Domadoras de garbanzos | Crítica de Danza

La feminidad no domada de Nieves Rosales

La bailarina Nieves Rosales regresa a Sevilla con esta pieza.

La bailarina Nieves Rosales regresa a Sevilla con esta pieza. / Enrique Pérez

Impresiona atravesar una ciudad literalmente tomada por una auténtica riada de gente (personas de todas las edades que caminan de un lado a otro, de un bar a otro) y entrar en el solemne silencio de una sala teatral de la periferia.
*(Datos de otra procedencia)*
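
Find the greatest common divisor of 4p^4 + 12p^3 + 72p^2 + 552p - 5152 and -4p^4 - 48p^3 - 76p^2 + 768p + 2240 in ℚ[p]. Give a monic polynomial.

p^2 + 3p - 28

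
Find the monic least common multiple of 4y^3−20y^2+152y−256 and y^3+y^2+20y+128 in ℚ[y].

y^4−y^3+18y^2+88y−256

Apply the Euclidean algorithm:
  4y^3−20y^2+152y−256 = (4)(y^3+y^2+20y+128) + (−24y^2+72y−768)
  y^3+y^2+20y+128 = (−(1/24)y−1/6)(−24y^2+72y−768) + (0)
Last nonzero remainder: −24y^2+72y−768. Dividing through by −24 gives the monic gcd y^2−3y+32.
Then lcm(f, g) = f·g / gcd(f, g); expanding and making the result monic gives the answer.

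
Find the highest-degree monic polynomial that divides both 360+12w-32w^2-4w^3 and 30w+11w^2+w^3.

30+11w+w^2

Repeated division with remainder:
  -4w^3-32w^2+12w+360 = (-4)(w^3+11w^2+30w) + (12w^2+132w+360)
  w^3+11w^2+30w = ((1/12)w)(12w^2+132w+360) + (0)
Last nonzero remainder: 12w^2+132w+360. Dividing through by 12 gives the monic gcd w^2+11w+30.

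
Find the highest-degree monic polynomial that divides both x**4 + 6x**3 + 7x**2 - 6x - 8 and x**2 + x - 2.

Repeated division with remainder:
  x**4 + 6x**3 + 7x**2 - 6x - 8 = (x**2 + 5x + 4)(x**2 + x - 2) + (0)
The last nonzero remainder x**2 + x - 2 is already monic.

x**2 + x - 2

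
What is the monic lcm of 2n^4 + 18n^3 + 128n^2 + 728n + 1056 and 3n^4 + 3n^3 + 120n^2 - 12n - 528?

Euclidean algorithm in ℚ[n]:
  2n^4 + 18n^3 + 128n^2 + 728n + 1056 = (2/3)(3n^4 + 3n^3 + 120n^2 - 12n - 528) + (16n^3 + 48n^2 + 736n + 1408)
  3n^4 + 3n^3 + 120n^2 - 12n - 528 = ((3/16)n - 3/8)(16n^3 + 48n^2 + 736n + 1408) + (0)
Last nonzero remainder: 16n^3 + 48n^2 + 736n + 1408. Dividing through by 16 gives the monic gcd n^3 + 3n^2 + 46n + 88.
Then lcm(f, g) = f·g / gcd(f, g); expanding and making the result monic gives the answer.

n^5 + 7n^4 + 46n^3 + 236n^2 - 200n - 1056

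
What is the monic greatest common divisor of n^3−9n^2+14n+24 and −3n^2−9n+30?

1

Apply the Euclidean algorithm:
  n^3−9n^2+14n+24 = (−(1/3)n+4)(−3n^2−9n+30) + (60n−96)
  −3n^2−9n+30 = (−(1/20)n−23/100)(60n−96) + (198/25)
  60n−96 = ((250/33)n−400/33)(198/25) + (0)
The last nonzero remainder is the constant 198/25, so the polynomials are coprime and gcd = 1.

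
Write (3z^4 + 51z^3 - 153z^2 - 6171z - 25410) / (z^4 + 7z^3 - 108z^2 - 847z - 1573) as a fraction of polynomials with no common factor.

(3z^2 + 51z + 210)/(z^2 + 7z + 13)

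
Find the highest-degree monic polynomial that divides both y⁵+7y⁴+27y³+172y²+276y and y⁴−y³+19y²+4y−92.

y³+y²+21y+46

Euclidean algorithm in ℚ[y]:
  y⁵+7y⁴+27y³+172y²+276y = (y+8)(y⁴−y³+19y²+4y−92) + (16y³+16y²+336y+736)
  y⁴−y³+19y²+4y−92 = ((1/16)y−1/8)(16y³+16y²+336y+736) + (0)
Last nonzero remainder: 16y³+16y²+336y+736. Dividing through by 16 gives the monic gcd y³+y²+21y+46.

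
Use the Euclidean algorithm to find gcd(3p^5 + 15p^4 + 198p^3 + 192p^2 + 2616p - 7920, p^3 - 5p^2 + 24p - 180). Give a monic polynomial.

p^2 + p + 30

Repeated division with remainder:
  3p^5 + 15p^4 + 198p^3 + 192p^2 + 2616p - 7920 = (3p^2 + 30p + 276)(p^3 - 5p^2 + 24p - 180) + (1392p^2 + 1392p + 41760)
  p^3 - 5p^2 + 24p - 180 = ((1/1392)p - 1/232)(1392p^2 + 1392p + 41760) + (0)
Last nonzero remainder: 1392p^2 + 1392p + 41760. Dividing through by 1392 gives the monic gcd p^2 + p + 30.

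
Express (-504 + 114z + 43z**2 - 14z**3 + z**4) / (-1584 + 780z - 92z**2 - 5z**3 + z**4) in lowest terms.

(-21 - 4z + z**2)/(-66 + 5z + z**2)

Apply the Euclidean algorithm:
  z**4 - 14z**3 + 43z**2 + 114z - 504 = (z**4 - 5z**3 - 92z**2 + 780z - 1584) + (-9z**3 + 135z**2 - 666z + 1080)
  z**4 - 5z**3 - 92z**2 + 780z - 1584 = (-(1/9)z - 10/9)(-9z**3 + 135z**2 - 666z + 1080) + (-16z**2 + 160z - 384)
  -9z**3 + 135z**2 - 666z + 1080 = ((9/16)z - 45/16)(-16z**2 + 160z - 384) + (0)
Last nonzero remainder: -16z**2 + 160z - 384. Dividing through by -16 gives the monic gcd z**2 - 10z + 24.
Cancel z**2 - 10z + 24 from numerator and denominator to get the reduced form.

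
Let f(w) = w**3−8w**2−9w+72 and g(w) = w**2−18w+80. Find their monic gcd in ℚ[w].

Repeated division with remainder:
  w**3−8w**2−9w+72 = (w+10)(w**2−18w+80) + (91w−728)
  w**2−18w+80 = ((1/91)w−10/91)(91w−728) + (0)
Last nonzero remainder: 91w−728. Dividing through by 91 gives the monic gcd w−8.

w−8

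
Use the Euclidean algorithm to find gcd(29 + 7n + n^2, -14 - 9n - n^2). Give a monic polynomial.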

Un teatro con muy poco público, a pesar de su solera (fue fundado por Salvador Távora) y de que la artista que la va a habitar posee una calidad y una trayectoria como las de la malagueña Nieves Rosales. Increíble, sobre todo cuando elegirla no suponía más riesgo que el que presenta todo arte cuando es auténtico, cuando no se trata de una mera operación comercial.

Y mientras pensamos en lo bonito que sería fomentar una Sevilla de la cultura, junto a la Sevilla de las tapas, comienza un espectáculo íntimo y hermoso, como un poema que nos transporta -si nos dejamos- a un lugar imaginario cuyos elementos (una escalera de trapecista, un traje...) nos remiten a un circo de poca monta. En él, una mujer, la esposa del domador (símbolo tal vez de todos los domadores de mujeres del mundo), se ve condenada a contar los garbanzos que le sirve cada día a su marido.La pieza está basada en el texto del mismo título con el que el dramaturgo sevillano Raúl Cortés -asiduo colaborador de la bailarina- ganó en 2007, exaequo, el premio Internacional de Teatro de Autor Domingo Pérez Minik.

No utiliza Rosales, sin embargo, demasiadas palabras. No las necesita, porque si hay una artista que tiene claro que no hay separación alguna entre la danza y el teatro, ésa es la fundadora de la compañía Silencio Danza.

El lenguaje de Nieves Rosales fluye poéticamente entre el teatro y la danza

Su discurso universal de mujer sojuzgada, primero golpeada en su autoestima y luego rebelde, en fuga hacia su propia conciencia, fluye sin resquicios de principio a fin, utilizando recursos teatrales y dancísticos y, dentro de estos, con un amplio y preciso vocabulario en el que el flamenco y el contemporáneo abandonan su nombre para convertirse en pura danza. Una danza guiada por las emociones y por el tempo que le marca un dramático violonchelo o una banda de cornetas y tambores. Una danza que, como el buen cante, termina cada frase, redondea con sentido cada movimiento. Porque otra de las cualidades de Rosales (premio Lorca a la mejor intérprete en 2016) es su gran expresividad.

Junto a los textos y a la música, ayuda a la dramaturgia el vestuario, especialmente ese vestido amarillo con el que no puede –ni nosotros– renunciar a volar. Un trabajo sencillo y poético de una magnífica bailarina que bien merece esta noche una visita al teatro del Cerro del Águila.